Friday, October 26, 2012
2 beautiful kids
I read the blog of the Upper West Side family who experienced tragedy yesterday. I can't even bring myself to say "whose two children were k---."
I don't know them, but of course I feel like I do. We share a neighborhood, a love of kids and dogs and water fountains and blogs and the joys of raising a family in the city.
The blog was taken down this morning. It broke my heart to read it last night, and I cried and cried and cried.
What I saw:
A wonderful mom. A mom who spends the time to be with her kids, to enjoy them, to love them and to share that love and joy with the world.
Kids you wish you could play ball with, run in the water with, play in a cardboard box with, read a story to, pick pumpkins with.
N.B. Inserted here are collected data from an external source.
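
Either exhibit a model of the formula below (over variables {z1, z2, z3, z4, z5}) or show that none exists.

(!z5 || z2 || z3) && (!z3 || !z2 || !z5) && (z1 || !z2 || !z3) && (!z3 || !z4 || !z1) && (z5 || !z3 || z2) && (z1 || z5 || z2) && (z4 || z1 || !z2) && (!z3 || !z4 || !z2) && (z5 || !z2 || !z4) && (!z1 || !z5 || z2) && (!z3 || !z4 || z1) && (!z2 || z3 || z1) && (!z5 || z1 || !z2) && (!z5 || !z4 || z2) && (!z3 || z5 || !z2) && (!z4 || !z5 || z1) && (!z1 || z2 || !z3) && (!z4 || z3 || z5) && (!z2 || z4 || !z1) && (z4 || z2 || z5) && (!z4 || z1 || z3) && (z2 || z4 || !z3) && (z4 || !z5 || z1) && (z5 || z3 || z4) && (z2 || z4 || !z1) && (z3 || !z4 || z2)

Branch on z5: set z5 = true.
Branch on z2: set z2 = true.
Unit clause (!z3) forces z3 = false.
Unit clause (z1) forces z1 = true.
Unit clause (z4) forces z4 = true.
All clauses are satisfied.

z1: true,  z2: true,  z3: false,  z4: true,  z5: true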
Lucia has an absolutely beautiful smile, the sweetest smile you can imagine. She looks so proud to be the big girl in first grade. She still plays with the little ones--you can just tell she's the best big sister ever.
Leo looks like his mom. He likes trains and firetrucks, just like Samuel did. His little diaper sticks out of the back of his britches, just like Samuel's did. He has a great big smile, like his sister, and you can tell how much he is adored.
I can't even talk about them in the past tense.
When you become a parent, you forever see your own children reflected in every child from that day forward. It hurts to see any child in pain. It makes you smile to see any child smile. And you'll always instinctively turn your head whenever you hear a child shout, "Daddy!" Even if your kids are eleven and fourteen. Probably even when they're fifty. If you can still hear anything by then.
This? Man, it tears me up. It just annihilates me.
When I was younger I was afraid of dying. Now I'm just afraid of out-living my children. Given a choice between dying tomorrow or out-living Samuel and Ethan, I'd gladly take the former. You understand if you're a parent.
I walked Ethan to school this morning, and I actually held his hand, my poor little eleven-year-old. I made a point to hug him goodbye and kissed him on the forehead, which I just don't do that much anymore. I walked down 95th Street and turned left on Columbus Avenue to catch the bus across the park to work, and I noticed every other parent squeezing their children's hands a little tighter too.